Le porte-parole des opérations de traque de la milice Mobondo qui sévit dans le Grand Bandundu, avait été rappelé d’urgence à Kinshasa par la hiérarchie à la suite d’ une déclaration tonitruante faite lors d’une conférence de presse à Kikwit, fin décembre 2025.
Face aux médias, cet officier des FARDC avait ouvertement dénoncé l’implication de certaines figures politiques proches du président Félix Tshisekedi dans le soutien à la milice Mobondo.
Le capitaine Mwalushayi avait déclaré que « la majorité des personnes derrière Mobondo sont souvent liées au Président de la République ».
Pour étayer ses accusations, il avait affirmé que des membres capturés de Mobondo avaient révélé des noms, incluant des personnalités du cercle rapproché du président.
« La majorité des personnes qui soutiennent Mobondo sont également derrière le président.
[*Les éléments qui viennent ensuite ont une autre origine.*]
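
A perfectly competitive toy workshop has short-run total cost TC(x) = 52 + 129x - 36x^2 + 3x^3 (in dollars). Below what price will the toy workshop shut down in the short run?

$21 per unit

The shutdown price is the minimum of AVC. VC = 129x - 36x^2 + 3x^3, so AVC = 129 - 36x + 3x^2.
At the minimum of AVC, MC = AVC. MC = 129 - 72x + 9x^2; setting MC = AVC gives 6x^2 - 36x = 0, so x = 6. min AVC = 21.
The firm shuts down for any P below $21.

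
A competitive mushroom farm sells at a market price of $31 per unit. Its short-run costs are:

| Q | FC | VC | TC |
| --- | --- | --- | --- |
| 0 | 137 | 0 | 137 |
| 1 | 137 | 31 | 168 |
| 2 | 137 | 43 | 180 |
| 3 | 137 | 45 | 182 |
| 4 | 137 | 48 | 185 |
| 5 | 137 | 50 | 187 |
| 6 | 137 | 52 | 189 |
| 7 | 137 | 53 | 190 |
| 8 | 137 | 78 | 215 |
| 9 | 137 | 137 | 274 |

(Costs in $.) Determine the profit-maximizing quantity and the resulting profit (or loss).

Profit at each row (π = 31Q − TC): Q=0: -137; Q=1: -137; Q=2: -118; Q=3: -89; Q=4: -61; Q=5: -32; Q=6: -3; Q=7: 27; Q=8: 33; Q=9: 5.
Profit is maximized at Q = 8. AVC there is 78/8 = $9.75 ≤ P, so producing beats shutting down (which would give -$137).

Q = 8; profit = $33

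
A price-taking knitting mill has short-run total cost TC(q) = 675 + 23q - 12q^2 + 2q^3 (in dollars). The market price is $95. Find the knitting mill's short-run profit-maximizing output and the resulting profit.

Profit = -$243 at q = 6

AVC = 23 - 12q + 2q^2; min AVC = $5 at q = 3. Since P = $95 ≥ min AVC, the firm produces.
MC = 23 - 24q + 6q^2. Setting P = MC and taking the root on the rising branch gives q* = 6.
TR = 95·6 = 570. TC = 675 + 138 = 813. Profit = 570 − 813 = -$243.
By producing, the firm covers all variable cost plus $432 of fixed cost; shutting down would lose the full $675.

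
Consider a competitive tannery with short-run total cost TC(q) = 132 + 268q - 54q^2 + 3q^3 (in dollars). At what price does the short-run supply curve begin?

Short-run supply begins at min AVC. From VC = 268q - 54q^2 + 3q^3, AVC = 268 - 54q + 3q^2.
dAVC/dq = -54 + 6q = 0 gives q = 9. min AVC = 268 - 54·9 + 3·9^2 = 25.
For P < $25 the firm produces nothing.

$25 per unit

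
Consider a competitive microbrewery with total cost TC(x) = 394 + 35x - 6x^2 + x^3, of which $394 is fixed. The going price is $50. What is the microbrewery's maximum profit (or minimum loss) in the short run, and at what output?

AVC = 35 - 6x + x^2; min AVC = $26 at x = 3. Since P = $50 ≥ min AVC, the firm produces.
With MC = 35 - 12x + 3x^2, P = MC on the upward-sloping part at x* = 5.
TR = 50·5 = 250. TC = 394 + 150 = 544. Profit = 250 − 544 = -$294.
That loss of $294 beats the $394 the firm would lose by shutting down; producing recovers $100 of fixed cost.

Profit = -$294 at x = 5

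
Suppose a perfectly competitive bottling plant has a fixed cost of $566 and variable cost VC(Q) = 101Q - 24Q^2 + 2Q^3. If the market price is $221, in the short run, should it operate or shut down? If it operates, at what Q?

From TC, MC = TC'(Q) = 101 - 48Q + 6Q^2 and AVC = VC/Q = 101 - 24Q + 2Q^2.
AVC is minimized where dAVC/dQ = -24 + 4Q = 0, at Q = 6; min AVC = 101 - 24·6 + 2·6^2 = $29.
P = $221 exceeds min AVC = $29, so the firm stays open.
P = MC gives -120 - 48Q + 6Q^2 = 0, with roots -2 and 10. Take the larger (rising MC): Q* = 10.
Check: AVC at Q = 10 is $61 ≤ P, so revenue covers variable cost.
Profit = P·Q − TC = 221·10 − 1176 = $1034.

Produce at Q = 10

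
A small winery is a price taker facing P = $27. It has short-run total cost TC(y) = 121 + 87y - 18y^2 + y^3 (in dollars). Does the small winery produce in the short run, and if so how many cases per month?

Variable cost is VC = 87y - 18y^2 + y^3, so AVC = VC/y = 87 - 18y + y^2 and MC = dTC/dy = 87 - 36y + 3y^2.
AVC hits its minimum where MC = AVC, at y = 9, giving min AVC = 87 - 18·9 + 9^2 = $6.
Because $27 ≥ $6, revenue can cover variable cost; the firm operates.
P = MC gives 60 - 36y + 3y^2 = 0, with roots 2 and 10. Take the larger (rising MC): y* = 10.
Check: AVC at y = 10 is $7 ≤ P, so revenue covers variable cost.
Profit = P·y − TC = 27·10 − 191 = $79.

Produce at y = 10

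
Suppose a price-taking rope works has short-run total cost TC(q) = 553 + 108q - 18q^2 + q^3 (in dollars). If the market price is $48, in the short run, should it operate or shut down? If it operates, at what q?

Produce at q = 10

Variable cost is VC = 108q - 18q^2 + q^3, so AVC = VC/q = 108 - 18q + q^2 and MC = dTC/dq = 108 - 36q + 3q^2.
AVC is minimized where dAVC/dq = -18 + 2q = 0, at q = 9; min AVC = 108 - 18·9 + 9^2 = $27.
Because $48 ≥ $27, revenue can cover variable cost; the firm operates.
P = MC gives 60 - 36q + 3q^2 = 0, with roots 2 and 10. Take the larger (rising MC): q* = 10.
Check: AVC at q = 10 is $28 ≤ P, so revenue covers variable cost.
Profit = P·q − TC = 48·10 − 833 = -$353, a loss, but smaller than the $553 fixed cost the firm would lose by shutting down.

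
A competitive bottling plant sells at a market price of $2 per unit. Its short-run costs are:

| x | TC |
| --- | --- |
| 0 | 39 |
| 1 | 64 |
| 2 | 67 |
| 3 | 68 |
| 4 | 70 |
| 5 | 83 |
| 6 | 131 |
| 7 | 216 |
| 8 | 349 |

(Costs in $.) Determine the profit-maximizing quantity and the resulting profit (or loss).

Profit at each row (π = 2x − TC): x=0: -39; x=1: -62; x=2: -63; x=3: -62; x=4: -62; x=5: -73; x=6: -119; x=7: -202; x=8: -333.
Profit is highest at x = 0. Equivalently, the lowest AVC in the table is 31/4 ≈ $7.75 at x = 4, and P = $2 falls below it — price never covers variable cost, so the firm shuts down and loses only its fixed cost.

x = 0 (shut down); profit = -$39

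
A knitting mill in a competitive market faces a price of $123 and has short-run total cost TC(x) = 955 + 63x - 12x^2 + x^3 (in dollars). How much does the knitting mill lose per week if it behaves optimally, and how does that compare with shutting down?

Profit = -$155 at x = 10

AVC = 63 - 12x + x^2 has its minimum $27 at x = 6; price $123 clears that bar, so the firm operates.
MC = 63 - 24x + 3x^2. Setting P = MC and taking the root on the rising branch gives x* = 10.
TR = 123·10 = 1230. TC = 955 + 430 = 1385. Profit = 1230 − 1385 = -$155.
By producing, the firm covers all variable cost plus $800 of fixed cost; shutting down would lose the full $955.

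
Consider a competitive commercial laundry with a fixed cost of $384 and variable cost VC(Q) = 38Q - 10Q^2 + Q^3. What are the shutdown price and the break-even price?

Shutdown price = min AVC. AVC = 38 - 10Q + Q^2, with vertex at Q = 5 and minimum $13.
ATC = 384/Q + 38 - 10Q + Q^2. Setting dATC/dQ = −384/Q^2 − 10 + 2Q = 0 gives Q = 8 (since 2·8^3 − 10·8^2 = 384).
min ATC = 384/8 + 38 − 10·8 + 8^2 = $70. That is the break-even price.
Between these two prices the firm operates at a loss; above $70 it earns a profit.

Shutdown price = $13; break-even price = $70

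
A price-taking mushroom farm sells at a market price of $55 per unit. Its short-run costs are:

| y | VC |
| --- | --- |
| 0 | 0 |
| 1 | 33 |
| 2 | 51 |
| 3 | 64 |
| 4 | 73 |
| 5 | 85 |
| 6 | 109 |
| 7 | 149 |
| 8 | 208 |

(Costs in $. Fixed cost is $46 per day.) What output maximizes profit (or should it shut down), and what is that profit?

y = 7; profit = $190

Tabulate TR − TC: y=0: -46; y=1: -24; y=2: 13; y=3: 55; y=4: 101; y=5: 144; y=6: 175; y=7: 190; y=8: 186.
Profit is maximized at y = 7. AVC there is 149/7 = $21.29 ≤ P, so producing beats shutting down (which would give -$46).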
Pendant la journée, elles se comportent en agneaux, mais la nuit, ce sont elles qui dirigent Mobondo. Les capturés ont cité des noms, et les services enquêtent », avait-il insisté.
Le capitaine avait également averti que si le gouvernement de Kinshasa continuait de soutenir ces manipulateurs pour des raisons politiques, les forces militaires agiraient en conséquence.
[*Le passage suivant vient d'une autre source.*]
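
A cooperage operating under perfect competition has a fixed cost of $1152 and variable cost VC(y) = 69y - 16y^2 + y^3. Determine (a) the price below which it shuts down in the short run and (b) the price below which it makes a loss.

AVC = 69 - 16y + y^2; minimized at y = 8, giving min AVC = $5. That is the shutdown price.
ATC = 1152/y + 69 - 16y + y^2. Setting dATC/dy = −1152/y^2 − 16 + 2y = 0 gives y = 12 (since 2·12^3 − 16·12^2 = 1152).
min ATC = 1152/12 + 69 − 16·12 + 12^2 = $117. That is the break-even price.
For $5 ≤ P < $117 the firm produces at a loss; below $5 it shuts down.

Shutdown price = $5; break-even price = $117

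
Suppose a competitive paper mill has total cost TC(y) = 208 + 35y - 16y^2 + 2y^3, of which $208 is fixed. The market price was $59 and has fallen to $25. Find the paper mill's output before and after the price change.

AVC = 35 - 16y + 2y^2, minimized at y = 4 where min AVC = $3. MC = 35 - 32y + 6y^2.
With P = $59 above the shutdown price, P = MC gives y = 6.
At P = $25 ≥ min AVC, set P = MC: y = 5. The firm stays open but cuts output.

Output falls from 6 to 5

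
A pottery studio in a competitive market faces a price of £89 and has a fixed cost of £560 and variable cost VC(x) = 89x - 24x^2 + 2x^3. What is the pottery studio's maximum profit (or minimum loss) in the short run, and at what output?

AVC = 89 - 24x + 2x^2; min AVC = £17 at x = 6. Since P = £89 ≥ min AVC, the firm produces.
MC = 89 - 48x + 6x^2. Setting P = MC and taking the root on the rising branch gives x* = 8.
TR = 89·8 = 712. TC = 560 + 200 = 760. Profit = 712 − 760 = -£48.
That loss of £48 beats the £560 the firm would lose by shutting down; producing recovers £512 of fixed cost.

Profit = -£48 at x = 8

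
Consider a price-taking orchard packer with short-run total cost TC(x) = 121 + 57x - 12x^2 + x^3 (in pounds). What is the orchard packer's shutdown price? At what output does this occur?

£21 per unit, at x = 6

The firm shuts down when price falls below the minimum of average variable cost. AVC = VC/x = 57 - 12x + x^2.
At the minimum of AVC, MC = AVC. MC = 57 - 24x + 3x^2; setting MC = AVC gives 2x^2 - 12x = 0, so x = 6. min AVC = 21.
For P < £21 the firm produces nothing.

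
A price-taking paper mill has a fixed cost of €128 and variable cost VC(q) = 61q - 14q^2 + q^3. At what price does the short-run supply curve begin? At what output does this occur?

The firm shuts down when price falls below the minimum of average variable cost. AVC = VC/q = 61 - 14q + q^2.
At the minimum of AVC, MC = AVC. MC = 61 - 28q + 3q^2; setting MC = AVC gives 2q^2 - 14q = 0, so q = 7. min AVC = 12.
So the shutdown price is €12.

€12 per unit, at q = 7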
« Si Kinshasa donne raison à ces beaux parleurs qui soutiennent le mouvement Mobondo pour des intérêts politiques, nous, militaires, ferons notre devoir, un devoir que l’on accomplit non avec un stylo, mais avec des armes », prévenait-il.
Son retour à Kikwit intervient après la reddition de plus de 500 miliciens qui ont ensuite rallié le service National et le centre de Kaniama-Kasese pour leur réinsertion.